4.3.6 Health management of locker rooms, toilets and bathrooms:

4.3.6.1 Locker rooms: the floor, doors, windows, tables, cabinets and four walls are clean, and the glass is bright; table tops and cabinets are neatly arranged, and the walls are not hung.

4.3.6.2 Restrooms:

4.3.6.2.1 No splashing or throwing debris in the restrooms.

4.3.6.2.2 No debris shall be placed in the restroom.

4.3.6.2.3 No graffiti shall be allowed in the restroom.

4.3.6.2.4 Flush the toilet promptly after use.

4.3.6.2.5 Bathroom cleaners must keep the bathroom clean and tidy, so that there is no odor, no stagnant water, and no debris.

4.3.6.2.6 Promptly put cleaning balls on the bathroom urinals to guarantee no odor.

4.3.6.3 Bathroom:

4.3.6.3.1 Bathroom lockers can only be used for storing clothes during bathing.

4.3.6.3.2 Clothes shall not be washed in the bathroom.

4.3.6.3.3 No littering is allowed in the bathroom.

4.3.6.3.4 Ensure that water does not accumulate in the tank after use to facilitate timely bathing of the next batch and to minimize waste.

4.3.6.3.5 Drainage should be done in a timely manner after use to ensure that there is no standing water on the floor.

4.3.6.3.6 After use should be promptly cleaned to achieve no dirt, no debris, clean and tidy.

4.3.6.3.7 Bathroom doors and windows, lamps, benches, lockers should be frequently scrubbed to keep clean

4.3.6.3.8 Employees are required to take a bath within the specified time without delay.

4.3.7 Garbage disposal: equipped with a sufficient number of garbage cans, barrels should be placed in plastic bags in order to wrap the cleanup, and sealed with a lid, so as not to contaminate the air with undesirable odors spillage.

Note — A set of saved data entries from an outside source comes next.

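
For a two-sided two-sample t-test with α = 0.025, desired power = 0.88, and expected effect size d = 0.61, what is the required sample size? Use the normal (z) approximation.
n = 63 per group

Sample size formula (two-sample t-test, normal approximation):
n = 2 · ((z_{α/2} + z_β) / d)²

z_{α/2} = 2.241 (for α = 0.025, two-sided)
z_β = 1.175 (for power = 0.88)
d = 0.61

n = 2 · ((2.241 + 1.175) / 0.61)²
n = 2 · (5.600)²
n ≈ 62.72
Round up to the next whole number: n = 63 per group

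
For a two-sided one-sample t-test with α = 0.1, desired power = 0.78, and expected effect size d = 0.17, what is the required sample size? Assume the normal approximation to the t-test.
n = 203

Sample size formula (one-sample t-test, normal approximation):
n = ((z_{α/2} + z_β) / d)²

z_{α/2} = 1.645 (for α = 0.1, two-sided)
z_β = 0.772 (for power = 0.78)
d = 0.17

n = ((1.645 + 0.772) / 0.17)²
n = (14.218)²
n ≈ 202.15
Round up to the next whole number: n = 203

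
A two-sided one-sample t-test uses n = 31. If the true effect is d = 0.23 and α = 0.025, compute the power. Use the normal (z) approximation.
Power ≈ 0.17

Power calculation (one-sample t-test, normal approximation):
z_β = d · √n - z_{α/2}
z_β = 0.23 · √31 - 2.241
z_β = 0.23 · 5.568 - 2.241
z_β = -0.961

Power = Φ(z_β) = Φ(-0.961) ≈ 0.168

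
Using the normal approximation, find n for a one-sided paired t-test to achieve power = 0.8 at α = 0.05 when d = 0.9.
n = 8 pairs

Sample size formula (paired t-test, normal approximation):
n = ((z_α + z_β) / d)²

z_α = 1.645 (for α = 0.05, one-sided)
z_β = 0.842 (for power = 0.8)
d = 0.9

n = ((1.645 + 0.842) / 0.9)²
n = (2.763)²
n ≈ 7.63
Round up to the next whole number: n = 8 pairs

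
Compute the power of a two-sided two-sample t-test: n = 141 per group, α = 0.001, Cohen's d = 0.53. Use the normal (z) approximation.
Power ≈ 0.88

Power calculation (two-sample t-test, normal approximation):
z_β = d · √(n/2) - z_{α/2}
z_β = 0.53 · √(141/2) - 3.291
z_β = 0.53 · 8.396 - 3.291
z_β = 1.160

Power = Φ(z_β) = Φ(1.160) ≈ 0.877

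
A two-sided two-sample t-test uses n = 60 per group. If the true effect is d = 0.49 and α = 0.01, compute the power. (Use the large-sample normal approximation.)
Power ≈ 0.54

Power calculation (two-sample t-test, normal approximation):
z_β = d · √(n/2) - z_{α/2}
z_β = 0.49 · √(60/2) - 2.576
z_β = 0.49 · 5.477 - 2.576
z_β = 0.108

Power = Φ(z_β) = Φ(0.108) ≈ 0.543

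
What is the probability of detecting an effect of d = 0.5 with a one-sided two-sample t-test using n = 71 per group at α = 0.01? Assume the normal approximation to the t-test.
Power ≈ 0.74

Power calculation (two-sample t-test, normal approximation):
z_β = d · √(n/2) - z_α
z_β = 0.5 · √(71/2) - 2.326
z_β = 0.5 · 5.958 - 2.326
z_β = 0.653

Power = Φ(z_β) = Φ(0.653) ≈ 0.743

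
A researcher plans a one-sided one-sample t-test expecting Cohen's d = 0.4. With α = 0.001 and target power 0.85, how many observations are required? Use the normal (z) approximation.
n = 107

Sample size formula (one-sample t-test, normal approximation):
n = ((z_α + z_β) / d)²

z_α = 3.090 (for α = 0.001, one-sided)
z_β = 1.036 (for power = 0.85)
d = 0.4

n = ((3.090 + 1.036) / 0.4)²
n = (10.315)²
n ≈ 106.40
Round up to the next whole number: n = 107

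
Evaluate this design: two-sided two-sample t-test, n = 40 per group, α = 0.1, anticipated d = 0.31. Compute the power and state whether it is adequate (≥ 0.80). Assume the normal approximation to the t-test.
Power ≈ 0.40; the study is underpowered (power < 0.80)

Power calculation (two-sample t-test, normal approximation):
z_β = d · √(n/2) - z_{α/2}
z_β = 0.31 · √(40/2) - 1.645
z_β = 0.31 · 4.472 - 1.645
z_β = -0.258

Power = Φ(z_β) = Φ(-0.258) ≈ 0.398

Effect size d = 0.31 is small by Cohen's convention (0.2/0.5/0.8).

Threshold: power ≥ 0.80 is conventionally adequate.
Power ≈ 0.40 → the study is underpowered (power < 0.80).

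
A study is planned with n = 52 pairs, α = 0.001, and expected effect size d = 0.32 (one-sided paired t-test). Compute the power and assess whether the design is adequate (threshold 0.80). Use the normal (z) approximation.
Power ≈ 0.22; the study is underpowered (power < 0.80)

Power calculation (paired t-test, normal approximation):
z_β = d · √n - z_α
z_β = 0.32 · √52 - 3.090
z_β = 0.32 · 7.211 - 3.090
z_β = -0.783

Power = Φ(z_β) = Φ(-0.783) ≈ 0.217

Effect size d = 0.32 is small by Cohen's convention (0.2/0.5/0.8).

Threshold: power ≥ 0.80 is conventionally adequate.
Power ≈ 0.22 → the study is underpowered (power < 0.80).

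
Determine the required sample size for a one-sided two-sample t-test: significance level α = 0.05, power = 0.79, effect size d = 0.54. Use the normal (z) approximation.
n = 42 per group

Sample size formula (two-sample t-test, normal approximation):
n = 2 · ((z_α + z_β) / d)²

z_α = 1.645 (for α = 0.05, one-sided)
z_β = 0.806 (for power = 0.79)
d = 0.54

n = 2 · ((1.645 + 0.806) / 0.54)²
n = 2 · (4.539)²
n ≈ 41.21
Round up to the next whole number: n = 42 per group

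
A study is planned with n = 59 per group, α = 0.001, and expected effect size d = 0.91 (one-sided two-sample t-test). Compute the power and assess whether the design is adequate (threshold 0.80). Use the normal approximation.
Power ≈ 0.97; the study is adequately powered (power ≥ 0.80)

Power calculation (two-sample t-test, normal approximation):
z_β = d · √(n/2) - z_α
z_β = 0.91 · √(59/2) - 3.090
z_β = 0.91 · 5.431 - 3.090
z_β = 1.852

Power = Φ(z_β) = Φ(1.852) ≈ 0.968

Effect size d = 0.91 is large by Cohen's convention (0.2/0.5/0.8).

Threshold: power ≥ 0.80 is conventionally adequate.
Power ≈ 0.97 → the study is adequately powered (power ≥ 0.80).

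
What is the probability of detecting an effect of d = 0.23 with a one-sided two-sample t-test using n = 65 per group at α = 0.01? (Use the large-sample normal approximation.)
Power ≈ 0.16

Power calculation (two-sample t-test, normal approximation):
z_β = d · √(n/2) - z_α
z_β = 0.23 · √(65/2) - 2.326
z_β = 0.23 · 5.701 - 2.326
z_β = -1.015

Power = Φ(z_β) = Φ(-1.015) ≈ 0.155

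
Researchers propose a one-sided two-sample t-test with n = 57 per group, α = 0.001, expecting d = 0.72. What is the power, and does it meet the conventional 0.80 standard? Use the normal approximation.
Power ≈ 0.77; the study is underpowered (power < 0.80)

Power calculation (two-sample t-test, normal approximation):
z_β = d · √(n/2) - z_α
z_β = 0.72 · √(57/2) - 3.090
z_β = 0.72 · 5.339 - 3.090
z_β = 0.754

Power = Φ(z_β) = Φ(0.754) ≈ 0.774

Effect size d = 0.72 is medium by Cohen's convention (0.2/0.5/0.8).

Threshold: power ≥ 0.80 is conventionally adequate.
Power ≈ 0.77 → the study is underpowered (power < 0.80).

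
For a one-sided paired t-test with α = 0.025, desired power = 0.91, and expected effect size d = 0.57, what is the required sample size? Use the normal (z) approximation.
n = 34 pairs

Sample size formula (paired t-test, normal approximation):
n = ((z_α + z_β) / d)²

z_α = 1.960 (for α = 0.025, one-sided)
z_β = 1.341 (for power = 0.91)
d = 0.57

n = ((1.960 + 1.341) / 0.57)²
n = (5.791)²
n ≈ 33.54
Round up to the next whole number: n = 34 pairs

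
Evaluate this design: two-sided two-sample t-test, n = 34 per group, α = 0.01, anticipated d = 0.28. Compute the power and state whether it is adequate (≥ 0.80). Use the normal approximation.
Power ≈ 0.08; the study is underpowered (power < 0.80)

Power calculation (two-sample t-test, normal approximation):
z_β = d · √(n/2) - z_{α/2}
z_β = 0.28 · √(34/2) - 2.576
z_β = 0.28 · 4.123 - 2.576
z_β = -1.421

Power = Φ(z_β) = Φ(-1.421) ≈ 0.078

Effect size d = 0.28 is small by Cohen's convention (0.2/0.5/0.8).

Threshold: power ≥ 0.80 is conventionally adequate.
Power ≈ 0.08 → the study is underpowered (power < 0.80).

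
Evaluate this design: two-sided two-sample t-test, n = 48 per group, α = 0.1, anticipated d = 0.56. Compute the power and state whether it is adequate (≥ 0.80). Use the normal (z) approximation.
Power ≈ 0.86; the study is adequately powered (power ≥ 0.80)

Power calculation (two-sample t-test, normal approximation):
z_β = d · √(n/2) - z_{α/2}
z_β = 0.56 · √(48/2) - 1.645
z_β = 0.56 · 4.899 - 1.645
z_β = 1.099

Power = Φ(z_β) = Φ(1.099) ≈ 0.864

Effect size d = 0.56 is medium by Cohen's convention (0.2/0.5/0.8).

Threshold: power ≥ 0.80 is conventionally adequate.
Power ≈ 0.86 → the study is adequately powered (power ≥ 0.80).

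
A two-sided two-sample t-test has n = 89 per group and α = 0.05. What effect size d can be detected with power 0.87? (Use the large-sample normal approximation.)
d ≈ 0.46

Minimum detectable effect (two-sample t-test, normal approximation):
d = (z_{α/2} + z_β) / √(n/2)
d = (1.960 + 1.126) / √(89/2)
d = 3.086 / 6.671
d ≈ 0.46

By Cohen's convention (0.2 small / 0.5 medium / 0.8 large): small effect.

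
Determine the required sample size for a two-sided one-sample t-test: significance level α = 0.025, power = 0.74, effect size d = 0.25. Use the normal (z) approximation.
n = 134

Sample size formula (one-sample t-test, normal approximation):
n = ((z_{α/2} + z_β) / d)²

z_{α/2} = 2.241 (for α = 0.025, two-sided)
z_β = 0.643 (for power = 0.74)
d = 0.25

n = ((2.241 + 0.643) / 0.25)²
n = (11.536)²
n ≈ 133.08
Round up to the next whole number: n = 134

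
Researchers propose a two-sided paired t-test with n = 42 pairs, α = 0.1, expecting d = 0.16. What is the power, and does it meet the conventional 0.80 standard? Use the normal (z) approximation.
Power ≈ 0.27; the study is underpowered (power < 0.80)

Power calculation (paired t-test, normal approximation):
z_β = d · √n - z_{α/2}
z_β = 0.16 · √42 - 1.645
z_β = 0.16 · 6.481 - 1.645
z_β = -0.608

Power = Φ(z_β) = Φ(-0.608) ≈ 0.272

Effect size d = 0.16 is very small by Cohen's convention (0.2/0.5/0.8).

Threshold: power ≥ 0.80 is conventionally adequate.
Power ≈ 0.27 → the study is underpowered (power < 0.80).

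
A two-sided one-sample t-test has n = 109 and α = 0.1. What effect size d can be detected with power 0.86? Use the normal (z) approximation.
d ≈ 0.26

Minimum detectable effect (one-sample t-test, normal approximation):
d = (z_{α/2} + z_β) / √n
d = (1.645 + 1.080) / √109
d = 2.725 / 10.440
d ≈ 0.26

By Cohen's convention (0.2 small / 0.5 medium / 0.8 large): small effect.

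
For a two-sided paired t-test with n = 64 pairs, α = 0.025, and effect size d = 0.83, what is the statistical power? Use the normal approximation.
Power ≈ 1.00

Power calculation (paired t-test, normal approximation):
z_β = d · √n - z_{α/2}
z_β = 0.83 · √64 - 2.241
z_β = 0.83 · 8.000 - 2.241
z_β = 4.399

Power = Φ(z_β) = Φ(4.399) ≈ 1.000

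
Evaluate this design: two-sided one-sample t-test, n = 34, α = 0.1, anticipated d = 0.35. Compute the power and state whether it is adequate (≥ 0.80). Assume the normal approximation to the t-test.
Power ≈ 0.65; the study is underpowered (power < 0.80)

Power calculation (one-sample t-test, normal approximation):
z_β = d · √n - z_{α/2}
z_β = 0.35 · √34 - 1.645
z_β = 0.35 · 5.831 - 1.645
z_β = 0.396

Power = Φ(z_β) = Φ(0.396) ≈ 0.654

Effect size d = 0.35 is small by Cohen's convention (0.2/0.5/0.8).

Threshold: power ≥ 0.80 is conventionally adequate.
Power ≈ 0.65 → the study is underpowered (power < 0.80).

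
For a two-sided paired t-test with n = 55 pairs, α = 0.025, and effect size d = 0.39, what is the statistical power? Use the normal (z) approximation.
Power ≈ 0.74

Power calculation (paired t-test, normal approximation):
z_β = d · √n - z_{α/2}
z_β = 0.39 · √55 - 2.241
z_β = 0.39 · 7.416 - 2.241
z_β = 0.651

Power = Φ(z_β) = Φ(0.651) ≈ 0.742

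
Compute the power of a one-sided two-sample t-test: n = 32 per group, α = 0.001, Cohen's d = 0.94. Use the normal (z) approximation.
Power ≈ 0.75

Power calculation (two-sample t-test, normal approximation):
z_β = d · √(n/2) - z_α
z_β = 0.94 · √(32/2) - 3.090
z_β = 0.94 · 4.000 - 3.090
z_β = 0.670

Power = Φ(z_β) = Φ(0.670) ≈ 0.748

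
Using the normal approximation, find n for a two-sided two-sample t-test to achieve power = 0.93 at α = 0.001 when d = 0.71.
n = 91 per group

Sample size formula (two-sample t-test, normal approximation):
n = 2 · ((z_{α/2} + z_β) / d)²

z_{α/2} = 3.291 (for α = 0.001, two-sided)
z_β = 1.476 (for power = 0.93)
d = 0.71

n = 2 · ((3.291 + 1.476) / 0.71)²
n = 2 · (6.714)²
n ≈ 90.16
Round up to the next whole number: n = 91 per group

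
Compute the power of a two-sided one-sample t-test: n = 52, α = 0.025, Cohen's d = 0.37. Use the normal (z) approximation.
Power ≈ 0.67

Power calculation (one-sample t-test, normal approximation):
z_β = d · √n - z_{α/2}
z_β = 0.37 · √52 - 2.241
z_β = 0.37 · 7.211 - 2.241
z_β = 0.427

Power = Φ(z_β) = Φ(0.427) ≈ 0.665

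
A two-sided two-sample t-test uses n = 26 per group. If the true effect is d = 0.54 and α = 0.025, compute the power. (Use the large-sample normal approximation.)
Power ≈ 0.38

Power calculation (two-sample t-test, normal approximation):
z_β = d · √(n/2) - z_{α/2}
z_β = 0.54 · √(26/2) - 2.241
z_β = 0.54 · 3.606 - 2.241
z_β = -0.294

Power = Φ(z_β) = Φ(-0.294) ≈ 0.384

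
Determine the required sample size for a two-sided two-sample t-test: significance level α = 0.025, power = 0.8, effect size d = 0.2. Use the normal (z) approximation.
n = 476 per group

Sample size formula (two-sample t-test, normal approximation):
n = 2 · ((z_{α/2} + z_β) / d)²

z_{α/2} = 2.241 (for α = 0.025, two-sided)
z_β = 0.842 (for power = 0.8)
d = 0.2

n = 2 · ((2.241 + 0.842) / 0.2)²
n = 2 · (15.415)²
n ≈ 475.24
Round up to the next whole number: n = 476 per group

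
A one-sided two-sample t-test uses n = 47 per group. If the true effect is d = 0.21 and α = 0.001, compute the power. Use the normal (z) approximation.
Power ≈ 0.02

Power calculation (two-sample t-test, normal approximation):
z_β = d · √(n/2) - z_α
z_β = 0.21 · √(47/2) - 3.090
z_β = 0.21 · 4.848 - 3.090
z_β = -2.072

Power = Φ(z_β) = Φ(-2.072) ≈ 0.019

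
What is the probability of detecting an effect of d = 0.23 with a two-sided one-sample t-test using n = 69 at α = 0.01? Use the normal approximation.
Power ≈ 0.25

Power calculation (one-sample t-test, normal approximation):
z_β = d · √n - z_{α/2}
z_β = 0.23 · √69 - 2.576
z_β = 0.23 · 8.307 - 2.576
z_β = -0.665

Power = Φ(z_β) = Φ(-0.665) ≈ 0.253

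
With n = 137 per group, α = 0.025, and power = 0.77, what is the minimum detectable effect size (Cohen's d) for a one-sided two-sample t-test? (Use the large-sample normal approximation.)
d ≈ 0.33

Minimum detectable effect (two-sample t-test, normal approximation):
d = (z_α + z_β) / √(n/2)
d = (1.960 + 0.739) / √(137/2)
d = 2.699 / 8.276
d ≈ 0.33

By Cohen's convention (0.2 small / 0.5 medium / 0.8 large): small effect.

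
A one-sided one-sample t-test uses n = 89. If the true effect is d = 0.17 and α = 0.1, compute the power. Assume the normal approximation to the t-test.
Power ≈ 0.63

Power calculation (one-sample t-test, normal approximation):
z_β = d · √n - z_α
z_β = 0.17 · √89 - 1.282
z_β = 0.17 · 9.434 - 1.282
z_β = 0.322

Power = Φ(z_β) = Φ(0.322) ≈ 0.626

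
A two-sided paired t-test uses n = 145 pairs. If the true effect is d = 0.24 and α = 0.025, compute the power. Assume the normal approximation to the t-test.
Power ≈ 0.74

Power calculation (paired t-test, normal approximation):
z_β = d · √n - z_{α/2}
z_β = 0.24 · √145 - 2.241
z_β = 0.24 · 12.042 - 2.241
z_β = 0.649

Power = Φ(z_β) = Φ(0.649) ≈ 0.742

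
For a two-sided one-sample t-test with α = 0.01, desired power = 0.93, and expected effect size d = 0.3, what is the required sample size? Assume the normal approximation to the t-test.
n = 183

Sample size formula (one-sample t-test, normal approximation):
n = ((z_{α/2} + z_β) / d)²

z_{α/2} = 2.576 (for α = 0.01, two-sided)
z_β = 1.476 (for power = 0.93)
d = 0.3

n = ((2.576 + 1.476) / 0.3)²
n = (13.507)²
n ≈ 182.44
Round up to the next whole number: n = 183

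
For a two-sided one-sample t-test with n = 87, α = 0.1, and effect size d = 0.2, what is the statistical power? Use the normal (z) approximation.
Power ≈ 0.59

Power calculation (one-sample t-test, normal approximation):
z_β = d · √n - z_{α/2}
z_β = 0.2 · √87 - 1.645
z_β = 0.2 · 9.327 - 1.645
z_β = 0.221

Power = Φ(z_β) = Φ(0.221) ≈ 0.587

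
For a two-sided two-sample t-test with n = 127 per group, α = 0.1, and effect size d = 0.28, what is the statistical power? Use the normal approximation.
Power ≈ 0.72

Power calculation (two-sample t-test, normal approximation):
z_β = d · √(n/2) - z_{α/2}
z_β = 0.28 · √(127/2) - 1.645
z_β = 0.28 · 7.969 - 1.645
z_β = 0.586

Power = Φ(z_β) = Φ(0.586) ≈ 0.721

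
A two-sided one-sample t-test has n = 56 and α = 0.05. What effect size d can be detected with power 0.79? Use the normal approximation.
d ≈ 0.37

Minimum detectable effect (one-sample t-test, normal approximation):
d = (z_{α/2} + z_β) / √n
d = (1.960 + 0.806) / √56
d = 2.766 / 7.483
d ≈ 0.37

By Cohen's convention (0.2 small / 0.5 medium / 0.8 large): small effect.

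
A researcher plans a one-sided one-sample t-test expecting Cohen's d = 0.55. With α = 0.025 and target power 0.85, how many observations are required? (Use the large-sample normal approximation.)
n = 30

Sample size formula (one-sample t-test, normal approximation):
n = ((z_α + z_β) / d)²

z_α = 1.960 (for α = 0.025, one-sided)
z_β = 1.036 (for power = 0.85)
d = 0.55

n = ((1.960 + 1.036) / 0.55)²
n = (5.447)²
n ≈ 29.67
Round up to the next whole number: n = 30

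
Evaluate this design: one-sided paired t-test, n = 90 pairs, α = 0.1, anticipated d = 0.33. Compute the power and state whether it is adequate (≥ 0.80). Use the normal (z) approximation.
Power ≈ 0.97; the study is adequately powered (power ≥ 0.80)

Power calculation (paired t-test, normal approximation):
z_β = d · √n - z_α
z_β = 0.33 · √90 - 1.282
z_β = 0.33 · 9.487 - 1.282
z_β = 1.849

Power = Φ(z_β) = Φ(1.849) ≈ 0.968

Effect size d = 0.33 is small by Cohen's convention (0.2/0.5/0.8).

Threshold: power ≥ 0.80 is conventionally adequate.
Power ≈ 0.97 → the study is adequately powered (power ≥ 0.80).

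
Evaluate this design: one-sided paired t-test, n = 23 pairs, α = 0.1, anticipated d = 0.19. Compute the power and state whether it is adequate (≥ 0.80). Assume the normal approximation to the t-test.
Power ≈ 0.36; the study is underpowered (power < 0.80)

Power calculation (paired t-test, normal approximation):
z_β = d · √n - z_α
z_β = 0.19 · √23 - 1.282
z_β = 0.19 · 4.796 - 1.282
z_β = -0.370

Power = Φ(z_β) = Φ(-0.370) ≈ 0.356

Effect size d = 0.19 is very small by Cohen's convention (0.2/0.5/0.8).

Threshold: power ≥ 0.80 is conventionally adequate.
Power ≈ 0.36 → the study is underpowered (power < 0.80).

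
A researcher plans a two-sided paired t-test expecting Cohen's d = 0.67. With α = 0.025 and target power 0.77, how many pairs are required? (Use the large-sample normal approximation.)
n = 20 pairs

Sample size formula (paired t-test, normal approximation):
n = ((z_{α/2} + z_β) / d)²

z_{α/2} = 2.241 (for α = 0.025, two-sided)
z_β = 0.739 (for power = 0.77)
d = 0.67

n = ((2.241 + 0.739) / 0.67)²
n = (4.448)²
n ≈ 19.78
Round up to the next whole number: n = 20 pairs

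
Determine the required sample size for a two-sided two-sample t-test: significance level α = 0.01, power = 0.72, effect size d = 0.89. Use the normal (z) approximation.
n = 26 per group

Sample size formula (two-sample t-test, normal approximation):
n = 2 · ((z_{α/2} + z_β) / d)²

z_{α/2} = 2.576 (for α = 0.01, two-sided)
z_β = 0.583 (for power = 0.72)
d = 0.89

n = 2 · ((2.576 + 0.583) / 0.89)²
n = 2 · (3.549)²
n ≈ 25.19
Round up to the next whole number: n = 26 per group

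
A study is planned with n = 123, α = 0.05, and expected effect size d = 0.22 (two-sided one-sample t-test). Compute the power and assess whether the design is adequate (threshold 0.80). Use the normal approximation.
Power ≈ 0.68; the study is underpowered (power < 0.80)

Power calculation (one-sample t-test, normal approximation):
z_β = d · √n - z_{α/2}
z_β = 0.22 · √123 - 1.960
z_β = 0.22 · 11.091 - 1.960
z_β = 0.480

Power = Φ(z_β) = Φ(0.480) ≈ 0.684

Effect size d = 0.22 is small by Cohen's convention (0.2/0.5/0.8).

Threshold: power ≥ 0.80 is conventionally adequate.
Power ≈ 0.68 → the study is underpowered (power < 0.80).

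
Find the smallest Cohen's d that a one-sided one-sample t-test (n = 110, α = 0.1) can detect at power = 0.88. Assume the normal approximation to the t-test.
d ≈ 0.23

Minimum detectable effect (one-sample t-test, normal approximation):
d = (z_α + z_β) / √n
d = (1.282 + 1.175) / √110
d = 2.457 / 10.488
d ≈ 0.23

By Cohen's convention (0.2 small / 0.5 medium / 0.8 large): small effect.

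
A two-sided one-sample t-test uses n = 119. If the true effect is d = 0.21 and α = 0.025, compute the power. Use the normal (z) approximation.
Power ≈ 0.52

Power calculation (one-sample t-test, normal approximation):
z_β = d · √n - z_{α/2}
z_β = 0.21 · √119 - 2.241
z_β = 0.21 · 10.909 - 2.241
z_β = 0.049

Power = Φ(z_β) = Φ(0.049) ≈ 0.520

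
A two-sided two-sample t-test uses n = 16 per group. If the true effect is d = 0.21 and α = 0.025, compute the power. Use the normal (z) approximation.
Power ≈ 0.05

Power calculation (two-sample t-test, normal approximation):
z_β = d · √(n/2) - z_{α/2}
z_β = 0.21 · √(16/2) - 2.241
z_β = 0.21 · 2.828 - 2.241
z_β = -1.647

Power = Φ(z_β) = Φ(-1.647) ≈ 0.050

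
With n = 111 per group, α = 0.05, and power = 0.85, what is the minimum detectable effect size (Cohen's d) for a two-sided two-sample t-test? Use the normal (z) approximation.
d ≈ 0.40

Minimum detectable effect (two-sample t-test, normal approximation):
d = (z_{α/2} + z_β) / √(n/2)
d = (1.960 + 1.036) / √(111/2)
d = 2.996 / 7.450
d ≈ 0.40

By Cohen's convention (0.2 small / 0.5 medium / 0.8 large): small effect.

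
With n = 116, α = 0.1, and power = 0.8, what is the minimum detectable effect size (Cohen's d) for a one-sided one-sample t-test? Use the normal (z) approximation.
d ≈ 0.20

Minimum detectable effect (one-sample t-test, normal approximation):
d = (z_α + z_β) / √n
d = (1.282 + 0.842) / √116
d = 2.123 / 10.770
d ≈ 0.20

By Cohen's convention (0.2 small / 0.5 medium / 0.8 large): small effect.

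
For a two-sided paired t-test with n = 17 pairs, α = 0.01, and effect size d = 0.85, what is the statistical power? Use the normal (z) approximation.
Power ≈ 0.82

Power calculation (paired t-test, normal approximation):
z_β = d · √n - z_{α/2}
z_β = 0.85 · √17 - 2.576
z_β = 0.85 · 4.123 - 2.576
z_β = 0.929

Power = Φ(z_β) = Φ(0.929) ≈ 0.824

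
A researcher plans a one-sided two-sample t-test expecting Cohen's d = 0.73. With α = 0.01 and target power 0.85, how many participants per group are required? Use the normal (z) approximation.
n = 43 per group

Sample size formula (two-sample t-test, normal approximation):
n = 2 · ((z_α + z_β) / d)²

z_α = 2.326 (for α = 0.01, one-sided)
z_β = 1.036 (for power = 0.85)
d = 0.73

n = 2 · ((2.326 + 1.036) / 0.73)²
n = 2 · (4.605)²
n ≈ 42.41
Round up to the next whole number: n = 43 per group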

Garbage cans should be cleaned in time and should be carefully washed with hot water and disinfectant after each cleaning.

4.3.8 Eliminate vector insects and harmful animals: take measures to prevent them from entering workshops, warehouses, bathrooms, canteens. Windows should be sealed or fitted with screens. Walls, ceilings and floors should be sealed if there are gaps.